Etymologically, Kama Sutra emerges from the Sanskrit words for love and ritual or the more literal thread. The idea serves as inspiration for the Cuban artist Erik Ravelo, a resident at Fabrica, the artists’ grant institution associated with United Colors of Benneton. In his series, Lana Sutra, meaning both wool ritual or wool thread, Ravelo constructs erotic threaded sculptures made from plaster casts and yarn.
The works are simultaneously tangible and ethereal, for although the artist’s hand reveals crude fibers, the figures dangle impossibly as if in midair, their brightly colored fabric intermingling. Each piece captures the beauty of human sexuality is arrestingly simple ways; the weight of each individual body balances on its partner as the artist’s expert use of form, shape, and color entice the eye to merge the two as one.

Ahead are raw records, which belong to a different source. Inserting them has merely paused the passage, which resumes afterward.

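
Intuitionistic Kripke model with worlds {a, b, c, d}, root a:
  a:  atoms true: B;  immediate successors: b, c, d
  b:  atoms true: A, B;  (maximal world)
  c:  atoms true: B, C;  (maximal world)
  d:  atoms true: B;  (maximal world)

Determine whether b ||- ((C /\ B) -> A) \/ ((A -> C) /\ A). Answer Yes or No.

b ||- ((C /\ B) -> A) \/ ((A -> C) /\ A) via the disjunct (C /\ B) -> A.

Yes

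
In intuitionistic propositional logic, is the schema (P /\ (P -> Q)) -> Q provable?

This is modus ponens in implicational form, which is intuitionistically derivable.
If a world forces P and P -> Q, then applying the implication at that world (which is accessible from itself) gives Q.

Yes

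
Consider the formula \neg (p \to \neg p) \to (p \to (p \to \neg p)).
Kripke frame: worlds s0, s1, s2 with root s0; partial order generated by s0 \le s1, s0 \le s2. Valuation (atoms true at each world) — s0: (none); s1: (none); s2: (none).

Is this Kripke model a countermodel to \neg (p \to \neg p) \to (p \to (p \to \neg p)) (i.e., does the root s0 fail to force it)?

s0 \Vdash \neg (p \to \neg p) \to (p \to (p \to \neg p)) vacuously: no world accessible from s0 forces the antecedent \neg (p \to \neg p).
So the root s0 forces \neg (p \to \neg p) \to (p \to (p \to \neg p)); the model is not a countermodel.

No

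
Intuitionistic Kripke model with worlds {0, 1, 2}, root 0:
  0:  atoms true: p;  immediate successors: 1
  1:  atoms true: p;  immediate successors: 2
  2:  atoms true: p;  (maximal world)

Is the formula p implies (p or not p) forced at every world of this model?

0 forces p implies (p or not p): every world accessible from 0 that forces p (namely 0, 1, 2) also forces p or not p.
Since the root 0 forces p implies (p or not p) and forcing is persistent (monotone upward), every world forces it.

Yes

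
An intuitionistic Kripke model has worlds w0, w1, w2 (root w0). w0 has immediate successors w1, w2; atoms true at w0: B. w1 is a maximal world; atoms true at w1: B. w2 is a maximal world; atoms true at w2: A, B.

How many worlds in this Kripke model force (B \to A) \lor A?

1

w0: does not force it — w0 \nVdash (B \to A) \lor A: neither disjunct is forced at w0.
w1: does not force it — w1 \nVdash (B \to A) \lor A: neither disjunct is forced at w1.
w2: forces it.
Worlds forcing the formula: {w2}.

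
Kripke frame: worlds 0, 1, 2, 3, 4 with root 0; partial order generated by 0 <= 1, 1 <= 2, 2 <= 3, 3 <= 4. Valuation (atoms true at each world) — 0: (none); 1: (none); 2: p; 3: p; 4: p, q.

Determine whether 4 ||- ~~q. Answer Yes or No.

Yes

4 ||- ~~q: no world accessible from 4 forces ~q.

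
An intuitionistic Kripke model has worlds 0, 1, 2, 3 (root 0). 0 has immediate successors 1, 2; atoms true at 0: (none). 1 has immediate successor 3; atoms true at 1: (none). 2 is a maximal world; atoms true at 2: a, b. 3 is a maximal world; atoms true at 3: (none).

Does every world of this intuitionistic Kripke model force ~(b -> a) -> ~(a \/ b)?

0 ||- ~(b -> a) -> ~(a \/ b) vacuously: no world accessible from 0 forces the antecedent ~(b -> a).
Since the root 0 forces ~(b -> a) -> ~(a \/ b) and forcing is persistent (monotone upward), every world forces it.

Yes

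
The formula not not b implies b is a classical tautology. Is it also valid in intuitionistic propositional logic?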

Not only is the series a moving representation of personal relationships and love making, but it also speaks to broader global concerns. Ravelo explains, “No man is an island. Yes, I was born on Cuba but, above all, I was born on Planet Earth. I like to think that Lana Sutra talks about universal love[.]” Indeed, the figures’ genders, races, religions, and origins remain ambiguous, allowing them to powerfully emerge as a soulful and unique representation of the everyman and woman.